C’est une vraie question. Est-ce que les futures générations,
avec les moyens vidéo, etc., n’auront pas accès à
l’histoire intime des gens, qui sera visible et reproductible
? Il y a des maisons d’édition qui éditent des histoires
de vie. Si cela se généralise, peut-être que dans cent ans
les thérapeutes puiseront dans ces documents des éléments
explicatifs de comportements névrotiques incompréhensibles,
qui viennent en fait de transmissions non
dites, oubliées, étouffées, d’autres générations perdues et
disparues.
Vous croyez aux fantômes ?
M.R :
J’en ai peur, pour une raison simple. L’une de mes cousines
de Toscane avait une ferme à la campagne avec un
merveilleux jardin.
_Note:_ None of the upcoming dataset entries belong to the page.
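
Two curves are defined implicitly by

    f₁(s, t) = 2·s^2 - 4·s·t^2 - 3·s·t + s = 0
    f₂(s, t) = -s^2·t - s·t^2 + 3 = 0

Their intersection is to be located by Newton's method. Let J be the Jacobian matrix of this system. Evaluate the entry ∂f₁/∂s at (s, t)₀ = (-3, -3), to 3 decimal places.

∂f₁/∂s = 4·s - 4·t^2 - 3·t + 1.
At (-3, -3) this is -38.000.

-38.000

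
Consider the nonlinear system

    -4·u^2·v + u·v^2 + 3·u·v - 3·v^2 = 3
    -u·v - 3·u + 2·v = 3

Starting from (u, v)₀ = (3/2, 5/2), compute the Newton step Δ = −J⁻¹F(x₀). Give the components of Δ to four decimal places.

At (3/2, 5/2): F = (-23.6250, -6.2500).
Jacobian J = [[-8·u·v + v^2 + 3·v, -4·u^2 + 2·u·v + 3·u - 6·v], [-v - 3, -u + 2]].
At the point, J = [[-16.2500, -12.0000], [-5.5000, 0.5000]] (det J = -74.1250).
Solving J·Δ = −F gives Δ = (-1.1712, -0.3828).

(-1.1712, -0.3828)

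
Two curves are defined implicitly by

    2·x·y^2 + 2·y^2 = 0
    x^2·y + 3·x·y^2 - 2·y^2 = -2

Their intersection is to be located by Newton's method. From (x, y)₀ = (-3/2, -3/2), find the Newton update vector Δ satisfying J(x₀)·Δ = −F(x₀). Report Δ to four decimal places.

(0.0146, 0.7281)

At (-3/2, -3/2): F = (-2.2500, -16.0000).
Jacobian J = [[2·y^2, 4·x·y + 4·y], [2·x·y + 3·y^2, x^2 + 6·x·y - 4·y]].
At the point, J = [[4.5000, 3.0000], [11.2500, 21.7500]] (det J = 64.1250).
Solving J·Δ = −F gives Δ = (0.0146, 0.7281).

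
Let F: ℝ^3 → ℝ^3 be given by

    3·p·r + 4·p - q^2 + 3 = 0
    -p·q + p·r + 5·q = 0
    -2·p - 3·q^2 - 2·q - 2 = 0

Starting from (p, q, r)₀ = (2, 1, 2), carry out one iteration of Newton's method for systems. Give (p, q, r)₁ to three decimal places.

At (2, 1, 2): F = (22.000, 7.000, -11.000).
Jacobian J = [[3·r + 4, -2·q, 3·p], [-q + r, -p + 5, p], [-2, -6·q - 2, 0]].
At the point, J = [[10.000, -2.000, 6.000], [1.000, 3.000, 2.000], [-2.000, -8.000, 0.000]] (det J = 156.000).
Solving J·Δ = −F gives Δ = (-1.654, -0.962, -1.231).
Then the next iterate is (p, q, r)₁ = (0.346, 0.038, 0.769).

(0.346, 0.038, 0.769)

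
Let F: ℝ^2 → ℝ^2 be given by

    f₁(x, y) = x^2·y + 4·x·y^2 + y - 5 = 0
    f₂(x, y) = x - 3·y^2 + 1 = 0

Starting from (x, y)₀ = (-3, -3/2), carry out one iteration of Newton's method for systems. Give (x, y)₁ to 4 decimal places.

At (-3, -3/2): F = (-47.0000, -8.7500).
Jacobian J = [[2·x·y + 4·y^2, x^2 + 8·x·y + 1], [1, -6·y]].
At the point, J = [[18.0000, 46.0000], [1.0000, 9.0000]] (det J = 116.0000).
Solving J·Δ = −F gives Δ = (0.1767, 0.9526).
Then the next iterate is (x, y)₁ = (-2.8233, -0.5474).

(-2.8233, -0.5474)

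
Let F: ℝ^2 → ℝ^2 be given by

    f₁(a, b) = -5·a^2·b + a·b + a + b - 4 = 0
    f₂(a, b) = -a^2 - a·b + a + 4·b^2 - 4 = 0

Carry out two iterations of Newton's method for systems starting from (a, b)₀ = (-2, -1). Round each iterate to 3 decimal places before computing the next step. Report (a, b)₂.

At (-2, -1): F = (15.000, -8.000).
Jacobian J = [[-10·a·b + b + 1, -5·a^2 + a + 1], [-2·a - b + 1, -a + 8·b]].
At the point, J = [[-20.000, -21.000], [6.000, -6.000]] (det J = 246.000).
Solving J·Δ = −F gives Δ = (1.049, -0.285).
Then the next iterate is (a, b)₁ = (-0.951, -1.285).
Round to (-0.951, -1.285) and repeat: F = (0.79681, -0.47254), J = [[-12.50535, -4.47300], [4.187, -9.329]].
Δ = (0.071, -0.019), so (a, b)₂ = (-0.880, -1.304).

(-0.880, -1.304)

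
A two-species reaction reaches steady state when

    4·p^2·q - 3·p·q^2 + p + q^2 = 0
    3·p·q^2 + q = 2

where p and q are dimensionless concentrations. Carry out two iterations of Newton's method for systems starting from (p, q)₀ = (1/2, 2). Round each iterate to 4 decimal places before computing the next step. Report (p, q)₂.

At (1/2, 2): F = (0.5000, 6.0000).
Jacobian J = [[8·p·q - 3·q^2 + 1, 4·p^2 - 6·p·q + 2·q], [3·q^2, 6·p·q + 1]].
At the point, J = [[-3.0000, -1.0000], [12.0000, 7.0000]] (det J = -9.0000).
Solving J·Δ = −F gives Δ = (1.0556, -2.6667).
Then the next iterate is (p, q)₁ = (1.5556, -0.6667).
Round to (1.5556, -0.6667) and repeat: F = (-6.527618, -0.592359), J = [[-8.630415, 14.568877], [1.333467, -5.222711]].
Δ = (-1.6658, -0.5387), so (p, q)₂ = (-0.1102, -1.2054).

(-0.1102, -1.2054)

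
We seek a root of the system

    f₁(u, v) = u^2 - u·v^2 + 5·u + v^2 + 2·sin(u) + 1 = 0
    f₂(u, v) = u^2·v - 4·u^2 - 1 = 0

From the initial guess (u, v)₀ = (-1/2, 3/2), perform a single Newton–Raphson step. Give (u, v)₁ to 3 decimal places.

(0.233, 0.670)

At (-1/2, 3/2): F = (1.16615, -1.625).
Jacobian J = [[2·u - v^2 + 2·cos(u) + 5, -2·u·v + 2·v], [2·u·v - 8·u, u^2]].
At the point, J = [[3.50517, 4.500], [2.500, 0.250]] (det J = -10.37371).
Solving J·Δ = −F gives Δ = (0.733, -0.830).
Then the next iterate is (u, v)₁ = (0.233, 0.670).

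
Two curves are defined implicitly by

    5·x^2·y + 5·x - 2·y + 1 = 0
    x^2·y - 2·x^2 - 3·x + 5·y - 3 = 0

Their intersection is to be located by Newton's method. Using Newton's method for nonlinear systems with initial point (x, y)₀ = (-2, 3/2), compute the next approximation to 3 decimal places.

At (-2, 3/2): F = (18.000, 8.500).
Jacobian J = [[10·x·y + 5, 5·x^2 - 2], [2·x·y - 4·x - 3, x^2 + 5]].
At the point, J = [[-25.000, 18.000], [-1.000, 9.000]] (det J = -207.000).
Solving J·Δ = −F gives Δ = (0.043, -0.940).
Then the next iterate is (x, y)₁ = (-1.957, 0.560).

(-1.957, 0.560)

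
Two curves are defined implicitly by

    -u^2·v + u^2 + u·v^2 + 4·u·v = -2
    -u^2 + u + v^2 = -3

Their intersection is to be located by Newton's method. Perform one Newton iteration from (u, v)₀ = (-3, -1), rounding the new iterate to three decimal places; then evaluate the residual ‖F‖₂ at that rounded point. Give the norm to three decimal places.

8.364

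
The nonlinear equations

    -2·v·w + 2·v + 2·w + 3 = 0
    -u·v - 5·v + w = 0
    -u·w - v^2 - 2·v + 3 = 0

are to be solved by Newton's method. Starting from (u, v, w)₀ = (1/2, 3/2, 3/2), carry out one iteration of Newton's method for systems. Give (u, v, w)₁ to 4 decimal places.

At (1/2, 3/2, 3/2): F = (4.5000, -6.7500, -3.0000).
Jacobian J = [[0, -2·w + 2, -2·v + 2], [-v, -u - 5, 1], [-w, -2·v - 2, -u]].
At the point, J = [[0.0000, -1.0000, -1.0000], [-1.5000, -5.5000, 1.0000], [-1.5000, -5.0000, -0.5000]] (det J = 3.0000).
Solving J·Δ = −F gives Δ = (-8.0000, 1.5000, 3.0000).
Then the next iterate is (u, v, w)₁ = (-7.5000, 3.0000, 4.5000).

(-7.5000, 3.0000, 4.5000)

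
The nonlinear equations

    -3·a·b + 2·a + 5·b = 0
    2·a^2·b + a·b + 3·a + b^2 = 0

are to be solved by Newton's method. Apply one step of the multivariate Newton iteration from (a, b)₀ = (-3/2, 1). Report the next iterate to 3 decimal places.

(-4.161, 0.036)

At (-3/2, 1): F = (6.500, -0.500).
Jacobian J = [[-3·b + 2, -3·a + 5], [4·a·b + b + 3, 2·a^2 + a + 2·b]].
At the point, J = [[-1.000, 9.500], [-2.000, 5.000]] (det J = 14.000).
Solving J·Δ = −F gives Δ = (-2.661, -0.964).
Then the next iterate is (a, b)₁ = (-4.161, 0.036).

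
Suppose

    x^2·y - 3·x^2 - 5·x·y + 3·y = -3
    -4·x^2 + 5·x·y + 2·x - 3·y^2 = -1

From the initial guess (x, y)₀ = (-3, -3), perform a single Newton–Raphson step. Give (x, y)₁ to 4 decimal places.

(-0.8750, -3.1250)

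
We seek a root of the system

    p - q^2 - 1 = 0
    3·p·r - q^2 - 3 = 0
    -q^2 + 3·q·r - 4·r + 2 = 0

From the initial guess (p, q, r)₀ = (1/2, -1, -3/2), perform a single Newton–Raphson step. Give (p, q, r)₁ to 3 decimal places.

(-0.014, 0.007, -0.217)

At (1/2, -1, -3/2): F = (-1.500, -6.250, 11.500).
Jacobian J = [[1, -2·q, 0], [3·r, -2·q, 3·p], [0, -2·q + 3·r, 3·q - 4]].
At the point, J = [[1.000, 2.000, 0.000], [-4.500, 2.000, 1.500], [0.000, -2.500, -7.000]] (det J = -73.250).
Solving J·Δ = −F gives Δ = (-0.514, 1.007, 1.283).
Then the next iterate is (p, q, r)₁ = (-0.014, 0.007, -0.217).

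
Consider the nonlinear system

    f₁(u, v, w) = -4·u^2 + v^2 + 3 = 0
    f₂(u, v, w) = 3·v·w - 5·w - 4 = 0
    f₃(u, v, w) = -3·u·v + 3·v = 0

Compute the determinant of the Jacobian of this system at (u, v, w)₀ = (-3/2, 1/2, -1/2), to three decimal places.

320.250

J = [[-8·u, 2·v, 0], [0, 3·w, 3·v - 5], [-3·v, -3·u + 3, 0]].
At the point, J = [[12.000, 1.000, 0.000], [0.000, -1.500, -3.500], [-1.500, 7.500, 0.000]].
det J = 320.250.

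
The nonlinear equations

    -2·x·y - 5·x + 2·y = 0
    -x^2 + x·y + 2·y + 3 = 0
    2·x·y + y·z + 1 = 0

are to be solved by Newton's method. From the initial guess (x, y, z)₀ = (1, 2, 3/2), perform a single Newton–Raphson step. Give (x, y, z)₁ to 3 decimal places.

(0.444, -0.667, 3.278)

At (1, 2, 3/2): F = (-5.000, 8.000, 8.000).
Jacobian J = [[-2·y - 5, -2·x + 2, 0], [-2·x + y, x + 2, 0], [2·y, 2·x + z, y]].
At the point, J = [[-9.000, 0.000, 0.000], [0.000, 3.000, 0.000], [4.000, 3.500, 2.000]] (det J = -54.000).
Solving J·Δ = −F gives Δ = (-0.556, -2.667, 1.778).
Then the next iterate is (x, y, z)₁ = (0.444, -0.667, 3.278).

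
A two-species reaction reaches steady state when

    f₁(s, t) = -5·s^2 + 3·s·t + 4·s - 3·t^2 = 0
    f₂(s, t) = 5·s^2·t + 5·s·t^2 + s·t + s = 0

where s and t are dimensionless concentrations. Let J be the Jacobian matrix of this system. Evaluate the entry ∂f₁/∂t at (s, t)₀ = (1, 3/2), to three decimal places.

∂f₁/∂t = 3·s - 6·t.
At (1, 3/2) this is -6.000.

-6.000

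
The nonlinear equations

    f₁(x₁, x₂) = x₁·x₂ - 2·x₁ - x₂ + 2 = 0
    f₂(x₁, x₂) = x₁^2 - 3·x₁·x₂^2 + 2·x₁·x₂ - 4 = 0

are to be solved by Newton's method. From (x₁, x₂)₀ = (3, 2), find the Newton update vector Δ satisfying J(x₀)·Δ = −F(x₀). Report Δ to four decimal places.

(-9.5000, 0.0000)

At (3, 2): F = (0.0000, -19.0000).
Jacobian J = [[x₂ - 2, x₁ - 1], [2·x₁ - 3·x₂^2 + 2·x₂, -6·x₁·x₂ + 2·x₁]].
At the point, J = [[0.0000, 2.0000], [-2.0000, -30.0000]] (det J = 4.0000).
Solving J·Δ = −F gives Δ = (-9.5000, 0.0000).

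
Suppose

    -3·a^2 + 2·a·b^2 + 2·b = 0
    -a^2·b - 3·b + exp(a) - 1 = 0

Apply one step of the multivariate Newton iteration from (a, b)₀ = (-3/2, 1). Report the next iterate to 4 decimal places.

(-1.1304, 0.0789)

At (-3/2, 1): F = (-7.7500, -6.026870).
Jacobian J = [[-6·a + 2·b^2, 4·a·b + 2], [-2·a·b + exp(a), -a^2 - 3]].
At the point, J = [[11.0000, -4.0000], [3.223130, -5.2500]] (det J = -44.857479).
Solving J·Δ = −F gives Δ = (0.3696, -0.9211).
Then the next iterate is (a, b)₁ = (-1.1304, 0.0789).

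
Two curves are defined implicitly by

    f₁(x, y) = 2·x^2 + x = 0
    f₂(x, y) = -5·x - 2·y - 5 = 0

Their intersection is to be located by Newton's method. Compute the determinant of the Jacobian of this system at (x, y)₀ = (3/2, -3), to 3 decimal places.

J = [[4·x + 1, 0], [-5, -2]].
At the point, J = [[7.000, 0.000], [-5.000, -2.000]].
det J = -14.000.

-14.000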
Dans cette localité, il y avait un pont,
le Ponte del Diavolo, le Pont du diable. Cette cousine me
disait de faire attention quand je le traversais, elle disait
que le diable y est souvent présent, et que quand on y
croise quelqu’un, c’est peut-être lui ; car c’est le pont qu’il
a construit pour traverser le fleuve, pour aller dans l’autre
cité et voir les âmes perdues. Elle me disait aussi : « Surtout
ne sors pas les pieds des draps, sinon le diable t’attrape
par les pieds la nuit ! » Maintenant, je ne peux plus dormir
en ayant les pieds hors du drap, même l'été. J’ai gardé
des séquelles terribles de cette inquiétude fantomatique
de mon enfance.
Que pensez-vous des amis imaginaires des enfants ?
M.R :
Cela arrive notamment aux enfants endeuillés qui ont
perdu leur père ou leur mère, souvent par suicide – il y a
là une double condition, de perte et d’abandon. L’enfant
est abandonné, et cela donne des histoires romantiques
et poétiques : « Il me parle », « Je sais qu’il/elle m’a frôlé,
qu’il/elle m’a remis la couverture cette nuit »… Bien sûr que
l’enfant qui raconte ça le croit, le vit. Le fantôme, c’est
toujours quelqu’un qui nous manque. C’est d’ailleurs
pour ça qu’on enterre nos morts, souvent sous des masses
de granit assez lourdes, difficiles à soulever.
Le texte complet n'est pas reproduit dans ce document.